Un tout petit brûlot d’une centaine de pages à peine : c’est la forme courte que choisit Frédéric Sounac pour raconter la déroute d’une mission coloniale imaginaire de la fin du XIXe siècle, qui aurait eu pour projet fou de monter un conservatoire de musique classique, en rase campagne, au Dahomey. Le style dense, poétique, compact rappelle les explorations romanesques et politiques de Joseph Andras dans Kanaky ou De nos frères blessés, à ceci près que Frédéric Sounac prend le parti inverse : il adopte non pas le point de vue des subalternes, comme c’est souvent le cas chez Andras, mais plutôt celui du colon, le jeune et naïf Firmin Falaise, dans un pastiche ravageur des récits de conquête.

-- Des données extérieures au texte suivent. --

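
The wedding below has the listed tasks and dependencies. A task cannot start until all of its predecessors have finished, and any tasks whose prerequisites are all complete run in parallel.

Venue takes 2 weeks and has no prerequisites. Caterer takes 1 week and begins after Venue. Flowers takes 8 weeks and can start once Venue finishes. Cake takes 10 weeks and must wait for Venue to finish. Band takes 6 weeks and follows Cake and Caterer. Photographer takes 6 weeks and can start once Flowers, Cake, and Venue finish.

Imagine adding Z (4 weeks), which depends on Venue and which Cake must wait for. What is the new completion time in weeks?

22

Originally the project takes 18 weeks.
With Z inserted, Cake now waits for max(Venue, Z).
New critical path: Venue→Z→Cake→Band = 2+4+10+6 = 22 ⇒ 22 weeks.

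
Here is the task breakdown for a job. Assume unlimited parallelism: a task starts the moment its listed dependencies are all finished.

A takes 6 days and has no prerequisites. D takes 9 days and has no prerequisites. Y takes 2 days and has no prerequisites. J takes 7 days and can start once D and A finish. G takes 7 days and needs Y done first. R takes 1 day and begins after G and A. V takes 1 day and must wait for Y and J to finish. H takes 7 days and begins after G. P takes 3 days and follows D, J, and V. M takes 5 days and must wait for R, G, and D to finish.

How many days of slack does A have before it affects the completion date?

3

Critical path: D→J→V→P = 9+7+1+3 = 20, so the finish is 20 days.
Longest path through A: 17 days (earliest finish 6, latest finish 9).
So A can slip 9 − 6 = 3 days.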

Dénoncer la folie coloniale à l’œuvre
Sounac, professeur de littérature à Toulouse Le Mirail, place son texte sous les auspices de trois auteurs, placés en exergue : pour poser le cadre idéologique colonial, Ernest Renan ouvre le bal en affirmant la nécessité de « régénération des races inférieures » (dans La Réforme intellectuelle et morale), suivi par Thomas Mann, méditant sur les liens entre musique et démocratie, tandis qu’Aimé Césaire renverse ce que l’on vient de lire précédemment avec une remise en cause de toute notion de « civilisation » dans la colonisation. L’histoire navrante suit tout à fait le cheminement de ces trois fragments mis en exergue : pastichant à l’extrême l’idéologie coloniale, il amène à en déjouer les présupposés.
La forme convainc aisément le lecteur tant le travail d’imitation des récits de conquête est bien retranscrit. Mené majoritairement au pas de charge et style indirect libre, ce brûlot suit les pérégrinations de Firmin Falaise, ambitieux fonctionnaire voulant monter sur pied des « conservatoires de brousse ». C’est ainsi qu’il assiste comme par effraction à la Conférence de Berlin en 1885 : il n’y prend part que pour porter ce projet absurde, de « civiliser les nègres » par l’exercice du violon, ne semblant pas comprendre ce qui s’y joue par ailleurs – à savoir le découpage des terres africaines par les grandes puissances coloniales. Suivant son obsession volontiers qualifiée de loufoque par ses collègues, il parvient plusieurs années plus tard à convaincre sa hiérarchie de la possible vocation civilisatrice de la musique. Il engage alors Isidore Mouc-Marc, qu’il va chercher dans son bourg retiré d’Ambormoges, de même que plusieurs violonistes, des officiers dont le sinistre Major Tussoine, et enfin plusieurs porteurs recrutés localement. C’est ainsi que démarre le récit.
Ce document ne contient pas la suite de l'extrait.